Some background info first. My SIL and I were pregnant at same time, she was a bit further on. I miscarried our fist baby a few months before she was due. I was heartbroken and very depressed. Took over a year for me to function again.
Meanwhile SIL had her baby. I was happy to be an aunt, but also coping with the loss of my first child. Still, would put on a brave face and visit, even babysat for them a few times. Her LO is an angel, and when I was around I would be happy and play with the baby, didn't want to have my cloud of gloom around the child. Every time I did though I would just be more depressed thinking how my baby should be there too playing with her cousin.
Tried explaining a few times how I felt, didn't want her to feel hurt if I didn't spend as much time as she would like around her baby, but it's quite hard to have a serious conversation with her in general. She just likes to "wind up" people, and wants everything to be fun and happy 24/7. So anytime I would go "there" she would quickly change the subject to other things, usually what milestones her baby was reaching, or the things her baby had done, or showing me cute baby photos. For my own sanity I had to take time for myself for a while and only seen them occasionally when I felt emotionally strong enough.
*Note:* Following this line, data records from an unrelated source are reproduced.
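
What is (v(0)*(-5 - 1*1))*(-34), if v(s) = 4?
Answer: 816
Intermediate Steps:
(v(0)*(-5 - 1*1))*(-34) = (4*(-5 - 1*1))*(-34) = (4*(-5 - 1))*(-34) = (4*(-6))*(-34) = -24*(-34) = 816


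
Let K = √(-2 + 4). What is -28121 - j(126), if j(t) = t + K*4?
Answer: -28247 - 4*√2 ≈ -28253.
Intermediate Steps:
K = √2 ≈ 1.4142
j(t) = t + 4*√2 (j(t) = t + √2*4 = t + 4*√2)
-28121 - j(126) = -28121 - (126 + 4*√2) = -28121 + (-126 - 4*√2) = -28247 - 4*√2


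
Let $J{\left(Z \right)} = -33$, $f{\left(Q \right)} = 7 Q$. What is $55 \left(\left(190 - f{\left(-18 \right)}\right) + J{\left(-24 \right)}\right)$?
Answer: $15565$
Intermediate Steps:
$55 \left(\left(190 - f{\left(-18 \right)}\right) + J{\left(-24 \right)}\right) = 55 \left(\left(190 - 7 \left(-18\right)\right) - 33\right) = 55 \left(\left(190 - -126\right) - 33\right) = 55 \left(\left(190 + 126\right) - 33\right) = 55 \left(316 - 33\right) = 55 \cdot 283 = 15565$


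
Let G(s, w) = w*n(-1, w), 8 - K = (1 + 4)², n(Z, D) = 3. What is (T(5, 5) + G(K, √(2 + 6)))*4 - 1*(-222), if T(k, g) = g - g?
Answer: 222 + 24*√2 ≈ 255.94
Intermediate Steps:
T(k, g) = 0
K = -17 (K = 8 - (1 + 4)² = 8 - 1*5² = 8 - 1*25 = 8 - 25 = -17)
G(s, w) = 3*w (G(s, w) = w*3 = 3*w)
(T(5, 5) + G(K, √(2 + 6)))*4 - 1*(-222) = (0 + 3*√(2 + 6))*4 - 1*(-222) = (0 + 3*√8)*4 + 222 = (0 + 3*(2*√2))*4 + 222 = (0 + 6*√2)*4 + 222 = (6*√2)*4 + 222 = 24*√2 + 222 = 222 + 24*√2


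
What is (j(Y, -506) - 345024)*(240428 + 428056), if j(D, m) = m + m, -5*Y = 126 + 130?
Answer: -231319529424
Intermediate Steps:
Y = -256/5 (Y = -(126 + 130)/5 = -⅕*256 = -256/5 ≈ -51.200)
j(D, m) = 2*m
(j(Y, -506) - 345024)*(240428 + 428056) = (2*(-506) - 345024)*(240428 + 428056) = (-1012 - 345024)*668484 = -346036*668484 = -231319529424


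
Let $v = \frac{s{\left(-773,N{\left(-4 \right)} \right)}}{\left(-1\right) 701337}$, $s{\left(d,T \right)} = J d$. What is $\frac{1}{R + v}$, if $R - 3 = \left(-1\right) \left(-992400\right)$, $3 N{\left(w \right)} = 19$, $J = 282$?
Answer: $\frac{233779}{232003053599} \approx 1.0077 \cdot 10^{-6}$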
Eventually I started feeling better, and would try to arrange to go for lunch, or do things with her and the baby, but she was usually fully booked for weeks, even though she was on maternity leave
So would just see them at my PILs and family gatherings.
Now here's the "who is being unreasonable?" bit. I'm pregnant again. Have had a difficult pregnancy with a few scares and basically been on bedrest most of the time. SIL has started saying that my husband and I hardly see her baby, and she wants us to have a relationship with her child. Fair enough, so do we actually. Thing is, every time I've tried to arrange something in the past, or since being pregnant again invited her up to my house, always at any time and date it suits her because I'm stuck at home, she is too busy, has something else planned, or won't bother replying to my texts. I know she's near my home a lot because she's always checking in places on facebook around where I live, so it's not a question of my house being out of the way for her.
Now she's started making my husband (her brother) feel guilty, phoning him when he's just back home, even in the middle of dinner to complain that we don't see her child enough. He has visited them after work sometimes, which means he doesn't get home until at least 8pm those days.
My issue is that since feeling less depressed we tried to arrange to see them, but SIL more often than not is too busy. And now that we have our baby on the way, I'm concerned she's going to put more pressure on my husband to go and see her child at times when it suits her (by the looks of it after a long day at work), when quite soon he will be a dad himself and the baby he should be spending the little time he has after work during the week is his own.
So AIBU? If I am you can say so, just be nice about it pls!